One of the core motivations of EJB is to abstract away locking, the thought is that a developer shouldn’t have to worry about concurrency issues when developing business objects. It’s quite a reasonable vision, however it’s more fantasy than reality.
I have no issues against separation of concerns, and I do believe that in many cases a developer shouldn’t have to worry about concurrency issues. My main beef is that there’s this insidious believe that it’s possible to abstract away concurrency.
Concurrency is really a no brainer if you’re stateless or when you don’t share anything. When you do have to share something, then that’s when you need someway to resolve the conflict. In general locking and its corresponding protocols (i.e. transactions) are mechanisms to resolve conflict in shared resources. We could choose to believe, as many do, that locking is done at the lowest levels of code and can be abstracted away at the higher levels. However this belief is entirely erroneous.
Computer Science tends to have a habit of creating models of the world that don’t reflect reality. Take for example the preoccupation of pure functional languages, that is languages that don’t have state. The reason why the theoreticians love it is because its easy to apply analytic tools to discover new insights. However, it’s got a fatal flaw, just like most mathematics, there’s absolutely no concept of time. Unfortunately, time exists in the real world, functional languages do have their place, however they break down quite too easily to real world requirements.

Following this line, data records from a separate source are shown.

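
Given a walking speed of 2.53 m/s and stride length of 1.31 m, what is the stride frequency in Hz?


f = v / stride_length
f = 2.53 / 1.31
f = 1.9313


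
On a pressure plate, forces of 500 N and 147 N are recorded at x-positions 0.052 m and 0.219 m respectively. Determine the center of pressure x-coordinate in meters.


COP_x = (F1*x1 + F2*x2) / (F1 + F2)
COP_x = (500*0.052 + 147*0.219) / (500 + 147)
Numerator = 58.1930
Denominator = 647
COP_x = 0.0899


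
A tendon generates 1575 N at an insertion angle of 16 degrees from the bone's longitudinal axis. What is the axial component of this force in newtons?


F_eff = F_tendon * cos(theta)
theta = 16 deg = 0.2793 rad
cos(theta) = 0.9613
F_eff = 1575 * 0.9613
F_eff = 1513.9872


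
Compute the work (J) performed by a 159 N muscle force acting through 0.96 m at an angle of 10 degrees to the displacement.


W = F * d * cos(theta)
theta = 10 deg = 0.1745 rad
cos(theta) = 0.9848
W = 159 * 0.96 * 0.9848
W = 150.3211


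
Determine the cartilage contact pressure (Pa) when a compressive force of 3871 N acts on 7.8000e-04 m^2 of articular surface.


P = F / A
P = 3871 / 7.8000e-04
P = 4.9628e+06


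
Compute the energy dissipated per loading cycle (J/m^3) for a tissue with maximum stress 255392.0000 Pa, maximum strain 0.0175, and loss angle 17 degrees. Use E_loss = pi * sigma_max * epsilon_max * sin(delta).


E_loss = pi * sigma_max * epsilon_max * sin(delta)
delta = 17 deg = 0.2967 rad
sin(delta) = 0.2924
E_loss = pi * 255392.0000 * 0.0175 * 0.2924
E_loss = 4105.1644


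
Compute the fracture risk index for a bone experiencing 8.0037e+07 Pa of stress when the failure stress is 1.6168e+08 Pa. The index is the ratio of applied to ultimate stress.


FRI = applied / ultimate
FRI = 8.0037e+07 / 1.6168e+08
FRI = 0.4950


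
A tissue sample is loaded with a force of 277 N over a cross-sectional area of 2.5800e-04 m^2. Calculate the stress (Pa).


stress = F / A
stress = 277 / 2.5800e-04
stress = 1.0736e+06


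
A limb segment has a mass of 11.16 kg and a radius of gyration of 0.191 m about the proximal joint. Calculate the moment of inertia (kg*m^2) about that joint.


I = m * k^2
I = 11.16 * 0.191^2
k^2 = 0.0365
I = 0.4071


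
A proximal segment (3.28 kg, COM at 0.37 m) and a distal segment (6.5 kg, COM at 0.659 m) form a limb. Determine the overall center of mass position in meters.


COM = (m1*x1 + m2*x2) / (m1 + m2)
COM = (3.28*0.37 + 6.5*0.659) / (3.28 + 6.5)
Numerator = 5.4971
Denominator = 9.7800
COM = 0.5621


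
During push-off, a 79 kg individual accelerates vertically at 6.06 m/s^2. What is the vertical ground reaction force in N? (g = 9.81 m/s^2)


GRF = m * (g + a)
GRF = 79 * (9.81 + 6.06)
GRF = 79 * 15.8700
GRF = 1253.7300


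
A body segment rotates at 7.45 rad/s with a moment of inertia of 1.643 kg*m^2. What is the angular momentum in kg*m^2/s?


L = I * omega
L = 1.643 * 7.45
L = 12.2404


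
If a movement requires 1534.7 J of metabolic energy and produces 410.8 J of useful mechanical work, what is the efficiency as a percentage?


eta = (W_mech / E_meta) * 100
eta = (410.8 / 1534.7) * 100
ratio = 0.2677
eta = 26.7674


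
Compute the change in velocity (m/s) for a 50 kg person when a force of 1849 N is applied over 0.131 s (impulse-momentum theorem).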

The problem with locking now is that it also exists in the real world, it’s an avoidable reality. You all learned this in childhood, things are indeed shared! We could for a subset of business rules focus on things that aren’t shared, that would be easy. However, business by its very nature is about interaction, with interaction comes sharing. It’s simply unavoidable not to discuss or implement at a high level how things are to be shared.

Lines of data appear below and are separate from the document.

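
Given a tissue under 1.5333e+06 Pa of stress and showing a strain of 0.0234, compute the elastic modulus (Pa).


E = stress / strain
E = 1.5333e+06 / 0.0234
E = 6.5526e+07


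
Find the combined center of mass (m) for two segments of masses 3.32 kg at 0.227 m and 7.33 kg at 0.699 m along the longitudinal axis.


COM = (m1*x1 + m2*x2) / (m1 + m2)
COM = (3.32*0.227 + 7.33*0.699) / (3.32 + 7.33)
Numerator = 5.8773
Denominator = 10.6500
COM = 0.5519


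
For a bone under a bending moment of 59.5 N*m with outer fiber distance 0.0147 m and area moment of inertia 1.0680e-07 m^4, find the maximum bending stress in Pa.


sigma = M * c / I
sigma = 59.5 * 0.0147 / 1.0680e-07
M * c = 0.8746
sigma = 8.1896e+06


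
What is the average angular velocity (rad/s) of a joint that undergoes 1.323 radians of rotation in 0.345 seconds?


omega = delta_theta / delta_t
omega = 1.323 / 0.345
omega = 3.8348


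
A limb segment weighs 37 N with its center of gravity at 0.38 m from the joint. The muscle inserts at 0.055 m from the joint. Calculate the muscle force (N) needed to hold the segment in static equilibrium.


F_muscle = W * d_load / d_muscle
F_muscle = 37 * 0.38 / 0.055
Numerator = 14.0600
F_muscle = 255.6364


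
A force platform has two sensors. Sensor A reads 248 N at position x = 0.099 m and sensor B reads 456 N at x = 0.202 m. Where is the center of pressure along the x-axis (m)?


COP_x = (F1*x1 + F2*x2) / (F1 + F2)
COP_x = (248*0.099 + 456*0.202) / (248 + 456)
Numerator = 116.6640
Denominator = 704
COP_x = 0.1657


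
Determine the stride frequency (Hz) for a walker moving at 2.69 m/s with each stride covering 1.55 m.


f = v / stride_length
f = 2.69 / 1.55
f = 1.7355


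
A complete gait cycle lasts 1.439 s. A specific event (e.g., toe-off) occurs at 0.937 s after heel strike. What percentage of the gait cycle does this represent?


pct = (event_time / cycle_time) * 100
pct = (0.937 / 1.439) * 100
ratio = 0.6511
pct = 65.1147


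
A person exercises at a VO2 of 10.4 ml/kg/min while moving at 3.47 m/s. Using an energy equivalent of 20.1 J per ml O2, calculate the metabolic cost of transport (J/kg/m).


Power per kg = VO2 * 20.1 / 60
Power per kg = 10.4 * 20.1 / 60 = 3.4840 W/kg
Cost = power_per_kg / speed
Cost = 3.4840 / 3.47
Cost = 1.0040


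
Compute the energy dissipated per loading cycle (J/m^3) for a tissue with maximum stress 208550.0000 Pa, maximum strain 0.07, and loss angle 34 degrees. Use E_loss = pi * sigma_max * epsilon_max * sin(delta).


E_loss = pi * sigma_max * epsilon_max * sin(delta)
delta = 34 deg = 0.5934 rad
sin(delta) = 0.5592
E_loss = pi * 208550.0000 * 0.07 * 0.5592
E_loss = 25646.0071


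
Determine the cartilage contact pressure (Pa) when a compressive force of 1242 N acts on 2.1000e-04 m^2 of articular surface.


P = F / A
P = 1242 / 2.1000e-04
P = 5.9143e+06


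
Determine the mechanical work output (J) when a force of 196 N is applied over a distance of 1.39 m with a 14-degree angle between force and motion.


W = F * d * cos(theta)
theta = 14 deg = 0.2443 rad
cos(theta) = 0.9703
W = 196 * 1.39 * 0.9703
W = 264.3474


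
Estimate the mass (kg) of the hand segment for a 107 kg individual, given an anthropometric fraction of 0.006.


m_segment = body_mass * fraction
m_segment = 107 * 0.006
m_segment = 0.6420


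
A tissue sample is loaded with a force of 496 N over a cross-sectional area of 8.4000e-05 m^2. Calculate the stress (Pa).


stress = F / A
stress = 496 / 8.4000e-05
stress = 5.9048e+06


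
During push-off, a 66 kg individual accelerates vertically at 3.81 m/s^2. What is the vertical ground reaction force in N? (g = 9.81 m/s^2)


GRF = m * (g + a)
GRF = 66 * (9.81 + 3.81)
GRF = 66 * 13.6200
GRF = 898.9200


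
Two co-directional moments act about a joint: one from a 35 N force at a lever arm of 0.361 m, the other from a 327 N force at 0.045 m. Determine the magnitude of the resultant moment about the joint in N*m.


M = F1 * d1 + F2 * d2
M = 35 * 0.361 + 327 * 0.045
M = 12.6350 + 14.7150
M = 27.3500


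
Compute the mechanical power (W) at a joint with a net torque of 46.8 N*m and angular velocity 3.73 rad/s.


P = M * omega
P = 46.8 * 3.73
P = 174.5640


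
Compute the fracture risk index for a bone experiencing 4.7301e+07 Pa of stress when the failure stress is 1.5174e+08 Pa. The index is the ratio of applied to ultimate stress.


FRI = applied / ultimate
FRI = 4.7301e+07 / 1.5174e+08
FRI = 0.3117


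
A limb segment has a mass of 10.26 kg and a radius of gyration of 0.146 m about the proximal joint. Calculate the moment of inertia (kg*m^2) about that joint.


I = m * k^2
I = 10.26 * 0.146^2
k^2 = 0.0213
I = 0.2187


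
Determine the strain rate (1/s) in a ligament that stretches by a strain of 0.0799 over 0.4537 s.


strain_rate = delta_strain / delta_t
strain_rate = 0.0799 / 0.4537
strain_rate = 0.1761


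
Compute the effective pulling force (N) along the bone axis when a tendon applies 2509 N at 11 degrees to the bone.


F_eff = F_tendon * cos(theta)
theta = 11 deg = 0.1920 rad
cos(theta) = 0.9816
F_eff = 2509 * 0.9816
F_eff = 2462.9026


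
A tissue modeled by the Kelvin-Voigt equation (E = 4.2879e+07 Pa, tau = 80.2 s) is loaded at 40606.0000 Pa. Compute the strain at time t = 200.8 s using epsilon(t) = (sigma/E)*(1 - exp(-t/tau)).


epsilon(t) = (sigma/E) * (1 - exp(-t/tau))
sigma/E = 40606.0000 / 4.2879e+07 = 9.4699e-04
exp(-t/tau) = exp(-200.8 / 80.2) = 0.0818
epsilon = 9.4699e-04 * (1 - 0.0818)
epsilon = 8.6955e-04


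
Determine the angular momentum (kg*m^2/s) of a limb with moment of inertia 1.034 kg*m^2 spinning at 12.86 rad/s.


L = I * omega
L = 1.034 * 12.86
L = 13.2972


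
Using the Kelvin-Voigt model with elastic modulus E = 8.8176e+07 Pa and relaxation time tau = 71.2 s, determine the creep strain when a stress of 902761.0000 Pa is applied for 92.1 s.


epsilon(t) = (sigma/E) * (1 - exp(-t/tau))
sigma/E = 902761.0000 / 8.8176e+07 = 0.0102
exp(-t/tau) = exp(-92.1 / 71.2) = 0.2743
epsilon = 0.0102 * (1 - 0.2743)
epsilon = 0.0074


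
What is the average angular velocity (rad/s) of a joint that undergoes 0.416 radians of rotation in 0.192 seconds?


omega = delta_theta / delta_t
omega = 0.416 / 0.192
omega = 2.1667


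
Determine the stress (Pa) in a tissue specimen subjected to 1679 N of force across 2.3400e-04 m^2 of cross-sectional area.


stress = F / A
stress = 1679 / 2.3400e-04
stress = 7.1752e+06


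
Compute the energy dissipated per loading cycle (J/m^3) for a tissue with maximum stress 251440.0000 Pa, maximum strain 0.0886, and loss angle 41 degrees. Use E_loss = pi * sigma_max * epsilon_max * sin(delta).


E_loss = pi * sigma_max * epsilon_max * sin(delta)
delta = 41 deg = 0.7156 rad
sin(delta) = 0.6561
E_loss = pi * 251440.0000 * 0.0886 * 0.6561
E_loss = 45915.6651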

Now it would be easy if everything were shared in the same way, that is the assumption of pure pessimistic locking systems. That is, sharing by reservation, that is cancellation of reservation without consequences. Fact is, that’s not reality, I can’t hold a reservation forever nor should be no consequences if I cancel it.

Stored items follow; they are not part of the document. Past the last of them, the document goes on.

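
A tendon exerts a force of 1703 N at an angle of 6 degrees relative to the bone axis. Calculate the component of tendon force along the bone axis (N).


F_eff = F_tendon * cos(theta)
theta = 6 deg = 0.1047 rad
cos(theta) = 0.9945
F_eff = 1703 * 0.9945
F_eff = 1693.6708


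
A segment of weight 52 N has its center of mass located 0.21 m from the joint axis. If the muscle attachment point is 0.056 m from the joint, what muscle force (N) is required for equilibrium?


F_muscle = W * d_load / d_muscle
F_muscle = 52 * 0.21 / 0.056
Numerator = 10.9200
F_muscle = 195.0000


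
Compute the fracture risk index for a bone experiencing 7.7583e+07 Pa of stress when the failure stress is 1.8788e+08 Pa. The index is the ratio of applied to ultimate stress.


FRI = applied / ultimate
FRI = 7.7583e+07 / 1.8788e+08
FRI = 0.4129


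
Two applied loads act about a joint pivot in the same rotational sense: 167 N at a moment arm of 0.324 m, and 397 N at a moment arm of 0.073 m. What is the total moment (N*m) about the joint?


M = F1 * d1 + F2 * d2
M = 167 * 0.324 + 397 * 0.073
M = 54.1080 + 28.9810
M = 83.0890


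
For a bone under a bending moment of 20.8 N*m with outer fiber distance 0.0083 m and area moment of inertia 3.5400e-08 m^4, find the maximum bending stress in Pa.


sigma = M * c / I
sigma = 20.8 * 0.0083 / 3.5400e-08
M * c = 0.1726
sigma = 4.8768e+06


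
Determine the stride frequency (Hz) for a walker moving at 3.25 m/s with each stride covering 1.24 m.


f = v / stride_length
f = 3.25 / 1.24
f = 2.6210


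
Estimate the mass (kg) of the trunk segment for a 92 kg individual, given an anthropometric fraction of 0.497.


m_segment = body_mass * fraction
m_segment = 92 * 0.497
m_segment = 45.7240


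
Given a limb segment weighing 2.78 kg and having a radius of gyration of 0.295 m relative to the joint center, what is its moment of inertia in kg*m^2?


I = m * k^2
I = 2.78 * 0.295^2
k^2 = 0.0870
I = 0.2419


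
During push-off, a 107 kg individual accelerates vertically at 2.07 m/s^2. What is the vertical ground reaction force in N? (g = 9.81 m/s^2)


GRF = m * (g + a)
GRF = 107 * (9.81 + 2.07)
GRF = 107 * 11.8800
GRF = 1271.1600


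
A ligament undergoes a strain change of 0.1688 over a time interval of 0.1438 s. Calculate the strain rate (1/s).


strain_rate = delta_strain / delta_t
strain_rate = 0.1688 / 0.1438
strain_rate = 1.1739


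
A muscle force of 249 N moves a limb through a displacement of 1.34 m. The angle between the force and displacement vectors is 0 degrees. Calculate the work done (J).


W = F * d * cos(theta)
theta = 0 deg = 0.0000 rad
cos(theta) = 1.0000
W = 249 * 1.34 * 1.0000
W = 333.6600


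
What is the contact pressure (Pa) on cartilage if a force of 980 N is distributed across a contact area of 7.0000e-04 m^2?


P = F / A
P = 980 / 7.0000e-04
P = 1.4000e+06


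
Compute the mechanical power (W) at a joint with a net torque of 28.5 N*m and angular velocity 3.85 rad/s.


P = M * omega
P = 28.5 * 3.85
P = 109.7250


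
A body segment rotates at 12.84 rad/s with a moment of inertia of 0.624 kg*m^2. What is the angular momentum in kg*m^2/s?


L = I * omega
L = 0.624 * 12.84
L = 8.0122


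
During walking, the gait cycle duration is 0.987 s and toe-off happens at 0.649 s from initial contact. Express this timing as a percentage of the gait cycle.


pct = (event_time / cycle_time) * 100
pct = (0.649 / 0.987) * 100
ratio = 0.6575
pct = 65.7548


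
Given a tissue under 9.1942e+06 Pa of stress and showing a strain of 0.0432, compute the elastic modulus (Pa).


E = stress / strain
E = 9.1942e+06 / 0.0432
E = 2.1283e+08


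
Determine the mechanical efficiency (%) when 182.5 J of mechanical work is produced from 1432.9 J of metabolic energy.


eta = (W_mech / E_meta) * 100
eta = (182.5 / 1432.9) * 100
ratio = 0.1274
eta = 12.7364


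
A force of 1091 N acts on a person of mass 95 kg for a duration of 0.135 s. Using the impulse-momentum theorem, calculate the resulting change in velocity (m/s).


J = F * dt = 1091 * 0.135 = 147.2850 N*s
delta_v = J / m
delta_v = 147.2850 / 95
delta_v = 1.5504


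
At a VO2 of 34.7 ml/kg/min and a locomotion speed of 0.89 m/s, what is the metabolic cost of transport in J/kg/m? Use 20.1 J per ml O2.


Power per kg = VO2 * 20.1 / 60
Power per kg = 34.7 * 20.1 / 60 = 11.6245 W/kg
Cost = power_per_kg / speed
Cost = 11.6245 / 0.89
Cost = 13.0612


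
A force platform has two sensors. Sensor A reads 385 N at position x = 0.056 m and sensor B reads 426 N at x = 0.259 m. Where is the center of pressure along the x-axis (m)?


COP_x = (F1*x1 + F2*x2) / (F1 + F2)
COP_x = (385*0.056 + 426*0.259) / (385 + 426)
Numerator = 131.8940
Denominator = 811
COP_x = 0.1626


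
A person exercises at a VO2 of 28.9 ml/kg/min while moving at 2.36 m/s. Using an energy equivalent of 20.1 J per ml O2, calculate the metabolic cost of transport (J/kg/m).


Power per kg = VO2 * 20.1 / 60
Power per kg = 28.9 * 20.1 / 60 = 9.6815 W/kg
Cost = power_per_kg / speed
Cost = 9.6815 / 2.36
Cost = 4.1023


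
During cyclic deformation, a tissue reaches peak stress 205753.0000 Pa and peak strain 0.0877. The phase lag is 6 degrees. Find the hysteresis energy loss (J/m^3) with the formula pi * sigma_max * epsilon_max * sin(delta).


E_loss = pi * sigma_max * epsilon_max * sin(delta)
delta = 6 deg = 0.1047 rad
sin(delta) = 0.1045
E_loss = pi * 205753.0000 * 0.0877 * 0.1045
E_loss = 5925.5710


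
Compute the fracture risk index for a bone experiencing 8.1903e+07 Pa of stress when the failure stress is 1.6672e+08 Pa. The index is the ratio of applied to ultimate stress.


FRI = applied / ultimate
FRI = 8.1903e+07 / 1.6672e+08
FRI = 0.4913


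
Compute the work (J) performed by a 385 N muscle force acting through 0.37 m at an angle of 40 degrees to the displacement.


W = F * d * cos(theta)
theta = 40 deg = 0.6981 rad
cos(theta) = 0.7660
W = 385 * 0.37 * 0.7660
W = 109.1230


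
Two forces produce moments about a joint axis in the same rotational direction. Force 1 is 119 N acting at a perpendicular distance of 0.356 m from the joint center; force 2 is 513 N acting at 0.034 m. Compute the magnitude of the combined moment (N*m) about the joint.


M = F1 * d1 + F2 * d2
M = 119 * 0.356 + 513 * 0.034
M = 42.3640 + 17.4420
M = 59.8060


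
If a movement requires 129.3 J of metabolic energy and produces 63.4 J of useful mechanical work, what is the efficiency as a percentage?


eta = (W_mech / E_meta) * 100
eta = (63.4 / 129.3) * 100
ratio = 0.4903
eta = 49.0333


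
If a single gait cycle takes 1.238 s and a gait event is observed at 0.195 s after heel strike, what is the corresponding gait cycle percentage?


pct = (event_time / cycle_time) * 100
pct = (0.195 / 1.238) * 100
ratio = 0.1575
pct = 15.7512


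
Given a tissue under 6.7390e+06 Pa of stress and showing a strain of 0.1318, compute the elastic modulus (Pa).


E = stress / strain
E = 6.7390e+06 / 0.1318
E = 5.1131e+07


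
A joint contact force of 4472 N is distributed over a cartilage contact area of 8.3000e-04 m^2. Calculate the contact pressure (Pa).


P = F / A
P = 4472 / 8.3000e-04
P = 5.3880e+06


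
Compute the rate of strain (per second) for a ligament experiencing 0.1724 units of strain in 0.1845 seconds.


strain_rate = delta_strain / delta_t
strain_rate = 0.1724 / 0.1845
strain_rate = 0.9344


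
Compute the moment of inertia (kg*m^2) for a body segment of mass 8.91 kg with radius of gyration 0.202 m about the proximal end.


I = m * k^2
I = 8.91 * 0.202^2
k^2 = 0.0408
I = 0.3636


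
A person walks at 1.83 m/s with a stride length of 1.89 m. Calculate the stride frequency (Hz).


f = v / stride_length
f = 1.83 / 1.89
f = 0.9683


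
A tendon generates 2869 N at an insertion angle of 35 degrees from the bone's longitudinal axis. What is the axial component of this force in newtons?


F_eff = F_tendon * cos(theta)
theta = 35 deg = 0.6109 rad
cos(theta) = 0.8192
F_eff = 2869 * 0.8192
F_eff = 2350.1472


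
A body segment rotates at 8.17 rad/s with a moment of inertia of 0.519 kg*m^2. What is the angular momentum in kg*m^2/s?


L = I * omega
L = 0.519 * 8.17
L = 4.2402


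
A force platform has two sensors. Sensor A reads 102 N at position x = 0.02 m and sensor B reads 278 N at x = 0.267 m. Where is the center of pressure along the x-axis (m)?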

Sharing is also about coordination, after all reality is that time isn’t free, we need to build mechanisms to make coordination efficient. That’s why there’s such a thing as optimistic locking, it assumes that you can make copies of the thing that’s shared, and possibly in some future time resolve the conflicts when you merge those copies together. We all love the convenience of not having to wait to do work on a system like CVS where optimistic locking is in effect. However, we cannot hide the fact, that if there’s a conflict, some human needs to get involved to resolve it.
Now if you reflect a bit about most of the programs that we use most often today, it’s quite obvious that most of it is about coordination and not computation. Computer Science seems to be stuck with this old mind set that it’s all about computation, well sorry, but that only applied back in the 50′s.
In short, it’s all about coordination, and if you can build effective coordination mechanisms then you’re on the right track to solving the real problem. To say that it can be abstracted away isn’t solving the problem, it’s denying the problem exists. So I wonder, is the EJB world in denial?